Sunday, February 22nd, 2015

The Book of the Week is “The Strange Case of the Mad Professor” by Peter Kobel, published in 2013. This ebook recounts the sordid story of a petty, vengeful university professor who was passionate about his field of study, lemurs.

Professor John Buettner-Janusch (aka “B-J”), of German and Austrian descent, was born in 1924. He grew up in the United States, but went to jail for evading the draft during WWII. “His desire for attention was enormous, and he never seemed to care much whether that notice was admiration, disdain, or loathing.”

B-J eventually rose through the ranks of higher education while collecting a menagerie of lemurs that were subjected to primate research. People either loved him or hated him. He was like a “Dr. Jekyll and Mr. Hyde”. It became apparent that he was also a sociopath.

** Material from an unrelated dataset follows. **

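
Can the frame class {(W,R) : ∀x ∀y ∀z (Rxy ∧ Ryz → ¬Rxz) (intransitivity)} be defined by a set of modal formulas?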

Starting in the late 1970′s, he was charged with serious crimes. “…But much of B-J’s pretrial testimony formed a farrago of lies and half-truths, of the incredible or incomprehensible.”

Read the book to learn what became of this colorful character.

Outwitting History

Sunday, January 18th, 2015

The Book of the Week is “Outwitting History: The Amazing Adventures of a Man Who Rescued a Million Yiddish Books” by Aaron Lansky, published in 2005. The author of this ebook, passionate about the Yiddish language and the culture and history behind it, made a career of preserving books in Yiddish by physically transporting them to an eventual library he and a few others started.

Lansky attended a Northeastern free-spirited college, Hampshire, where he was afforded the opportunity to become fluent in Yiddish. Teaching of the language between generations has been uneven because different factions of Jews have different opinions of it so that its popularity has risen and fallen through the centuries. Lansky felt a sense of immediacy about saving Yiddish literature because he was told that scholars “…estimated that there were seventy thousand Yiddish volumes extant and recoverable in North America” and he was finding out that books were being destroyed for diverse reasons in various ways.

Funding and fundraising have always been a challenge for the author through the decades. To pick up hundreds of Yiddish volumes at once, say, from the home of an intellectual Jew who had passed away, he needed to pay for: renting a truck, gas, insurance, travel expenses, storage, etc. Lecturing has also been a source of money for his endeavors.

Read the book to learn how the National Yiddish Book Center was formed, how he recruited other people to help him with collecting books, the social and cultural organizations to which he traveled to collect them, the food he was pressured to eat while meeting a lot of volunteers of the older generation who shared his love of, and desire to keep Yiddish alive, and how his organization is harnessing modern technology to attain its aims.